コンビニの人手不足は解消するのか

 飲食店をめぐっては、閉店ラッシュが10月以降本格化するという見方がある。テナントに出店している場合、貸主への解約通告を半年前に設定しているケースが多いことがその理由だ。

 政府の緊急事態宣言発令を受けて、都心部を中心に飲食店の営業自粛が広がったのが、今年4月。もしその時期に閉店を決めていたとしても、半年前予告であれば10月までは家賃が発生するため、泣く泣く営業を続けているという飲食店は少なくない。

 今後、飲食店の閉店ラッシュが本格化することになれば、食いぶちを求めてコンビニに人が集まるという状況が、さらに強まりそうだ。

 コンビニ業界にとって、人手不足はまさに積年の課題だった。それがやや緩和される見通しになり、胸をなでおろす本部社員は少なくないだろう。

 一方で、そうした状況に懸念を強めているのが、公正取引委員会や一部の加盟店オーナーたちだ。

 特に公取委は、昨秋から大規模な実態調査に踏み切り、コンビニの24時間営業の強制にかかわる独占禁止法の問題点や、人手不足による人件費の上昇が加盟店を苦しめている実情などを指摘し、9月初旬に各社に改善要請をしたばかりだ。

 さらに言えば、昨年以降業界を所管する経済産業省と連携して、24時間営業の柔軟な見直しについて、本部側の動きににらみを利かせつつ、実態調査を通じて改善に向けた圧力をこれから強めようとしている矢先だった。

 それが、コロナ禍によって状況が一変してしまった。24時間営業の見直しの背景にある「慢性的な人手不足や、それに伴う人件費の上昇については、すでに改善している」という主張を、本部側が展開しやすくなり、公取委として改革を迫る圧力が一部削がれてしまう懸念があるわけだ。

 全く別の懸念もある。

「もっとひどい状況かと思っていましたが、たいしたことはなかったですね」。大手コンビニの幹部によると、公取委から改善要請を受けるまでのやり取りの中で、業界におもねるような声掛けをしてきた公取委の職員がいるという。

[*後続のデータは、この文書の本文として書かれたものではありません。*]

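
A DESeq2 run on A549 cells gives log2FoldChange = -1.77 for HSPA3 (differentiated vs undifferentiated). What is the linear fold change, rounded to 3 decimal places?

Fold change = 2^(-1.77) = 0.2932

0.293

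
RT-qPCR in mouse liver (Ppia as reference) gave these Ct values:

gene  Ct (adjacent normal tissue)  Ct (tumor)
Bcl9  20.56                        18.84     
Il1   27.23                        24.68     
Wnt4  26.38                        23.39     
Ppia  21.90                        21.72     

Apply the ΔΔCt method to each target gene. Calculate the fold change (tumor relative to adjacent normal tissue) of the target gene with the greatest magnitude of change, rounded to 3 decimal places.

Bcl9: ΔΔCt = (18.84−21.72) − (20.56−21.90) = -2.88 − (-1.34) = -1.54; fold change = 2^1.54 = 2.908
Il1: ΔΔCt = (24.68−21.72) − (27.23−21.90) = 2.96 − 5.33 = -2.37; fold change = 2^2.37 = 5.169
Wnt4: ΔΔCt = (23.39−21.72) − (26.38−21.90) = 1.67 − 4.48 = -2.81; fold change = 2^2.81 = 7.013
Wnt4 has the largest |ΔΔCt| = 2.81.

7.013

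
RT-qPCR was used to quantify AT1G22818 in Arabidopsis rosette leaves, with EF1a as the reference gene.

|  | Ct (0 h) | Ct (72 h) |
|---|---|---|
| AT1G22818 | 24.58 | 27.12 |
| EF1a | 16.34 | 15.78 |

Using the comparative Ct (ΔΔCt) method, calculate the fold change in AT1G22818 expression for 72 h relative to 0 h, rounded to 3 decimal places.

ΔCt(0 h) = 24.580 − 16.340 = 8.240
ΔCt(72 h) = 27.120 − 15.780 = 11.340
ΔΔCt = 11.340 − 8.240 = 3.100
Fold change = 2^(−3.100) = 0.1166

0.117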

 実態調査の結果に対する受け止め方には、公取委の中でも温度差があるようだが、かつて「ほえない番犬」などとやゆされた及び腰の姿勢が、またぞろ公取委の一部で顔をのぞかせているのだとしたら、何とも心もとない。

「しょせんコロナ以前の実態調査ですから」。コンビニ本部から、そうした挑発的な声も漏れる中で、公取委は業界とどう対峙していくか。見せかけの攻防戦は誰も期待していない。